LONDON • Tottenham open their Champions League campaign at Inter Milan today, bidding to banish the growing belief that they lack the steel to win major silverware.
Packed with young stars and well-drilled by charismatic manager Mauricio Pochettino, Tottenham appear to have all the ingredients required for a winning recipe.
Having nine Spurs players among the four World Cup semi-finalists, without factoring in Christian Eriksen and Son Heung-min, underlines just how potent their squad should be.
Yet since taking over in May 2014, Pochettino and Spurs have proved to be English football's ultimate tease.
Without a trophy since lifting the League Cup in 2008, Tottenham are in danger of becoming football's nearly men, a predicament that has raised the stakes for Pochettino and his players.
At an age when Jose Mourinho and Pep Guardiola were already established as managerial titans, the 46-year-old Pochettino is also awaiting his first career title.
Crumbling in the face of adversity has been a Spurs trademark for decades and, while the Argentinian has done much to raise standards at the north London club, he has yet to eradicate their tendency to repeatedly snatch failure from the jaws of success.
Manchester City's blistering form rendered all challengers irrelevant in the Premier League last season, but Spurs still managed to squander a great opportunity to make a statement in Europe.
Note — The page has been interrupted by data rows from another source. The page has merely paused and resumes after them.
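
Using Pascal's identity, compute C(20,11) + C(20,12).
293,930

Working:
C(20,11) + C(20,12) = C(21,12) = 293,930.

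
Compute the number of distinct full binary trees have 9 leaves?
1,430

Using the Catalan number formula: C_n = C(2n, n) / (n+1)
C_8 = C(16, 8) / (8+1)
     = 12870 / 9
     = 1,430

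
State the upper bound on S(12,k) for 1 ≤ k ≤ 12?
1,379,400

Solution: Row S(12,k) for k = 1..12 (via S(n,k) = k·S(n−1,k) + S(n−1,k−1)): 1, 2,047, 86,526, 611,501, 1,379,400, 1,323,652, 627,396, 159,027, 22,275, 1,705, 66, 1. The row is unimodal; maximum at k = 5: 1,379,400.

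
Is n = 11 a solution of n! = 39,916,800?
Yes

Explanation: 11! = 11·10! = 11·3,628,800 = 39,916,800, which equals 39,916,800.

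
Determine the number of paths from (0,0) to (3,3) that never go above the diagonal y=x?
Counted by the Catalan number C_3: C_3 = C(6,3)/(3+1) = 20/4 = 5.
Final answer: 5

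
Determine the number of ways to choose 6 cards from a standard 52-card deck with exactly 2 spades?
6,415,578

13 spades and 39 non-spades: C(13,2) × C(39,4) = 78 × 82251 = 6,415,578.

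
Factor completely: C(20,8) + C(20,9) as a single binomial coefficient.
C(21,9)

Reasoning: By Pascal's identity: C(20,8) + C(20,9) = C(21,9) = 293,930.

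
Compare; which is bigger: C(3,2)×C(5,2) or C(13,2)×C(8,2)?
C(3,2)×C(5,2)=30, C(13,2)×C(8,2)=2,184.
Final answer: C(13,2)×C(8,2)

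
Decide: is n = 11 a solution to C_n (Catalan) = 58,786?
Yes

C_11 = C(22,11)/(11+1) = 705,432/12 = 58,786, which equals 58,786.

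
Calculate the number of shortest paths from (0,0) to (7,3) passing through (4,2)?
60
To (4,2): C(6,4)=15. From there: C(4,3)=4. Total: 60.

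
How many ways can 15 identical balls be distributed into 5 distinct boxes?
C(15+5-1, 5-1) = C(19, 4) = 3,876.
Final answer: 3,876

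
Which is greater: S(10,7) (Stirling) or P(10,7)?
S(10,7) = 7·S(9,7) + S(9,6) = 7·462 + 2,646 = 5,880; P(10,7) = 604,800.

Answer: P(10,7)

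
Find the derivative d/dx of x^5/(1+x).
(5x^4(1+x) - x^5)/(1+x)²

Working:
Quotient rule: [5x^{4}(1+x) - x^5]/(1+x)².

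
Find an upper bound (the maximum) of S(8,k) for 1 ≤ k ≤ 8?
Row S(8,k) for k = 1..8 (via S(n,k) = k·S(n−1,k) + S(n−1,k−1)): 1, 127, 966, 1,701, 1,050, 266, 28, 1. The row is unimodal; maximum at k = 4: 1,701.
Final answer: 1,701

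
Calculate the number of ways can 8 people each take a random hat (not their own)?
14,833

Reasoning: Using D(n) = (n-1)[D(n-1) + D(n-2)]:
D(8) = (8-1) × [D(7) + D(6)]
      = 7 × [1854 + 265]
      = 7 × 2119
      = 14,833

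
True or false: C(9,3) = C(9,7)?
False

Reasoning: C(9,3) = 84 but C(9,7) = 36; symmetry gives C(9,3) = C(9,6), not C(9,7).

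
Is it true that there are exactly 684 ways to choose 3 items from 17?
C(17,3) = 680 ≠ 684.

Answer: False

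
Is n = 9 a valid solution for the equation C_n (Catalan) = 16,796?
C_9 = C(18,9)/(9+1) = 48,620/10 = 4,862, which does not equal 16,796.
Final answer: No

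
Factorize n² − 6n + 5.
(n − 1)(n − 5)

Seek roots whose sum is 6 and product is 5: (1, 5). So n² − 6n + 5 = (n − 1)(n − 5).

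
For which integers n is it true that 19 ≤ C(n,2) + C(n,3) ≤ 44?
5, 6

Working:
C(4,2)+C(4,3)=10; C(5,2)+C(5,3)=20; C(6,2)+C(6,3)=35; C(7,2)+C(7,3)=56. So valid n = 5, 6.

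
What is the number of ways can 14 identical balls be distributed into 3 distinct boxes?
C(14+3-1, 3-1) = C(16, 2) = 120.

Answer: 120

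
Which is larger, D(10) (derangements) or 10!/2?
10!/2

Reasoning: D(10) = (10-1)·[D(9) + D(8)] = 9·[133,496 + 14,833] = 1,334,961; 10!/2 = 3,628,800/2 = 1,814,400.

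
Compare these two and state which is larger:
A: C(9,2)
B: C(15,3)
A=C(9,2)=36, B=C(15,3)=455.

Answer: B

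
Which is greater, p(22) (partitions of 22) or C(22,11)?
C(22,11)

Reasoning: Pentagonal recurrence p(n) = p(n−1) + p(n−2) − p(n−5) − p(n−7) + …: p(22) = p(21) + p(20) − p(17) − p(15) + p(10) + p(7) − p(0) = 792 + 627 − 297 − 176 + 42 + 15 − 1 = 1,002; C(22,11) = 705,432.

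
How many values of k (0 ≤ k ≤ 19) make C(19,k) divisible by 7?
2

Solution: Checking C(19,k) mod 7 for k = 0..19: divisible at k = 6, 13. That's 2 values.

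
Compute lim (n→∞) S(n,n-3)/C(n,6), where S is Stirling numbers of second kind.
15

The leading term of S(n,n-3) as a polynomial in n is (5)!!·C(n,6), so the ratio → (5)!! = 15.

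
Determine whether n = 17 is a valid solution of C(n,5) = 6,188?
Yes

C(17,5) = 17·16·15·14·13/5! = 742,560/120 = 6,188, which equals 6,188.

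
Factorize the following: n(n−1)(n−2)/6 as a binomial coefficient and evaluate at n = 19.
n(n−1)(n−2)/6 = n!/(3!(n−3)!) = C(n,3). At n = 19: C(19,3) = 969.

Answer: C(n,3); C(19,3) = 969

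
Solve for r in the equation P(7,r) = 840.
4

Reasoning: P(7,r) = 7·6·…·(7−r+1), a product of r factors. Multiplying down from 7: 7 = 7; 7·6 = 42; 7·6·5 = 210; 7·6·5·4 = 840 ✓ (4 factors). So r = 4.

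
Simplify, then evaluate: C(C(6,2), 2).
105

Solution: C(6,2) = 15, then C(15, 2) = 105.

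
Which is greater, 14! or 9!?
14!=87,178,291,200, 9!=362,880. 14! > 9!.
Final answer: 14!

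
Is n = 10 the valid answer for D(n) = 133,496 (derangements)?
D(10) = (10-1)·[D(9) + D(8)] = 9·[133,496 + 14,833] = 1,334,961, which does not equal 133,496.

Answer: No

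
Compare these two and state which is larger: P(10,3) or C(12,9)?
P(10,3)=720, C(12,9)=220.

Answer: P(10,3)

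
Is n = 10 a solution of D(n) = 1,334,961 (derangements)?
Yes
D(10) = (10-1)·[D(9) + D(8)] = 9·[133,496 + 14,833] = 1,334,961, which equals 1,334,961.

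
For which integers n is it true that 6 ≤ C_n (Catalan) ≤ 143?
4, 5, 6

C_3=5; C_4=14; C_5=42; C_6=132; C_7=429. So valid n = 4, 5, 6.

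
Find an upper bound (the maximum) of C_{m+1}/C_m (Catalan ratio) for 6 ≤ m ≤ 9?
38/11

Working:
C_{m+1}/C_m = 2(2m+1)/(m+2), which increases with m. Maximum at m = 9: 2·19/11 = 38/11.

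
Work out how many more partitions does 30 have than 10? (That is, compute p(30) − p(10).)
5,562

Solution: Pentagonal recurrence p(n) = p(n−1) + p(n−2) − p(n−5) − p(n−7) + …: p(30) = p(29) + p(28) − p(25) − p(23) + p(18) + p(15) − p(8) − p(4) = 4,565 + 3,718 − 1,958 − 1,255 + 385 + 176 − 22 − 5 = 5,604.
p(10) = p(9) + p(8) − p(5) − p(3) = 30 + 22 − 7 − 3 = 42.
Difference = 5,604 − 42 = 5,562.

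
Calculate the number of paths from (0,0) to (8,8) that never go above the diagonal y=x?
Counted by the Catalan number C_8: C_8 = C(16,8)/(8+1) = 12,870/9 = 1,430.
Final answer: 1,430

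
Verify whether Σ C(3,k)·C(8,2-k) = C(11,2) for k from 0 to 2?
True

Working:
Vandermonde's identity gives C(11,2) = 55; RHS C(11,2) = 55.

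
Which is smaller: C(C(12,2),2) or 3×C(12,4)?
C(C(12,2),2)=2,145, 3×C(12,4)=1,485.

Answer: 3×C(12,4)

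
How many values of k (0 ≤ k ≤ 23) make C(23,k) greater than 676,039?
6
Row 23 is unimodal and symmetric about k=23/2. C(23,8)=490,314 ≤ 676,039; C(23,9)=817,190 > 676,039; by symmetry C(23,k) > 676,039 for k = 9..14. That's 14 - 9 + 1 = 6 values.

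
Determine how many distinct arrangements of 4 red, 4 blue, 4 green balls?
34,650

Solution: Multinomial: 12!/(4! × 4! × 4!) = 34,650.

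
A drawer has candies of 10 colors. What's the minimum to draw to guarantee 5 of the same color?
41
Worst case: 4 of each = 40. One more: 41.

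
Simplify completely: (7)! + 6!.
5,760

Working:
(7)! + 6! = (7)·6! + 6! = (7+1)·6! = 8·6! = 5,760.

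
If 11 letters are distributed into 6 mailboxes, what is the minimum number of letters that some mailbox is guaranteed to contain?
2
Pigeonhole: ⌈11/6⌉ = 2.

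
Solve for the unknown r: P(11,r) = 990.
3

Solution: P(11,r) = 11·10·…·(11−r+1), a product of r factors. Multiplying down from 11: 11 = 11; 11·10 = 110; 11·10·9 = 990 ✓ (3 factors). So r = 3.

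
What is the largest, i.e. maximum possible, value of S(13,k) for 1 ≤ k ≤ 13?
9,321,312
Row S(13,k) for k = 1..13 (via S(n,k) = k·S(n−1,k) + S(n−1,k−1)): 1, 4,095, 261,625, 2,532,530, 7,508,501, 9,321,312, 5,715,424, 1,899,612, 359,502, 39,325, 2,431, 78, 1. The row is unimodal; maximum at k = 6: 9,321,312.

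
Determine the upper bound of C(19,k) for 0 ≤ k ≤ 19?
92,378

Working:
Maximum at k = 9 or k = 10: C(19,9) = 92,378.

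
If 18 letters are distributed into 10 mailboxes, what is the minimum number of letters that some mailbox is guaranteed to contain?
2

Working:
Pigeonhole: ⌈18/10⌉ = 2.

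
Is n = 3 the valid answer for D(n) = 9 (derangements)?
No

Solution: D(3) = (3-1)·[D(2) + D(1)] = 2·[1 + 0] = 2, which does not equal 9.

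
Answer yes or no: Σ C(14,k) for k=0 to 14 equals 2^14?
Yes

Binomial theorem: Σ C(14,k) = (1+1)^14 = 2^14 = 16,384; RHS 2^14 = 16,384.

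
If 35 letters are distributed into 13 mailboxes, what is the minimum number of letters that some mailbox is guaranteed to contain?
Pigeonhole: ⌈35/13⌉ = 3.
Final answer: 3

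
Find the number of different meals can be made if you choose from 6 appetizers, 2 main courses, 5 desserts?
60

Explanation: By the multiplication principle: 6 × 2 × 5 = 60.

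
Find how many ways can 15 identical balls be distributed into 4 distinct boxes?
816

Reasoning: C(15+4-1, 4-1) = C(18, 3) = 816.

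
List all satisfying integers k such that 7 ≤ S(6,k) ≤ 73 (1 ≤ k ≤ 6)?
2, 4, 5
S(6,1)=1; S(6,2)=31; S(6,3)=90; S(6,4)=65; S(6,5)=15; S(6,6)=1. So valid k = 2, 4, 5.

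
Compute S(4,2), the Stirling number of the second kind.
7

Solution: Using the Stirling recurrence: S(n,k) = k·S(n-1,k) + S(n-1,k-1)
S(4,2) = 2·S(3,2) + S(3,1)
         = 2·3 + 1
         = 6 + 1
         = 7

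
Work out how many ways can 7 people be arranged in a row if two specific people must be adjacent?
Treat pair as unit: (7-1)! arrangements × 2 internal orders = 1,440.
Final answer: 1,440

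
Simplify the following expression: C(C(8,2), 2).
378

Working:
C(8,2) = 28, then C(28, 2) = 378.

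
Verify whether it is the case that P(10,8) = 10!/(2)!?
True
Permutation formula P(n,k) = n!/(n-k)!: 10!/2! = 3,628,800/2 = 1,814,400 = P(10,8). The statement holds.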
Having overpowered holders Real Madrid in the group stage, they looked set for another impressive Champions League scalp after securing a 2-2 draw in their last-16 first leg at Juventus.
However, despite taking the lead in the return leg, Pochettino's men allowed the Italian champions to score two late goals that ended their European ambitions.
Entering this season with the exact same cast of players - there were no signings partly due to the financial constraints of a delayed new stadium - has left Pochettino with his hands tied and Spurs have reverted to type after two successive league losses to Watford and Liverpool.
And Harry Kane's laboured displays so far have added to the feeling that Pochettino faces the acid test of his managerial skills this term.
Yet with Spurs so heavily dependent on the England captain to lead the line, he simply has no other option but to run him into the ground.
Speaking to Sky Sports ahead of their Group B Champions League opener in Italy, Pochettino said: "We would be crazy to think different (and rest him). He's one of the best strikers in the world. I don't care that he wasn't great (against Liverpool last Saturday)."
While it is too early to write off Spurs' chances of ending their trophy drought, he has made it clear he regards the Premier League and the Champions League as the only prizes that matter.
But with Barcelona and PSV Eindhoven also in their group, a defeat at the San Siro would be a significant setback to his hopes of finally getting his hands on a long-awaited title.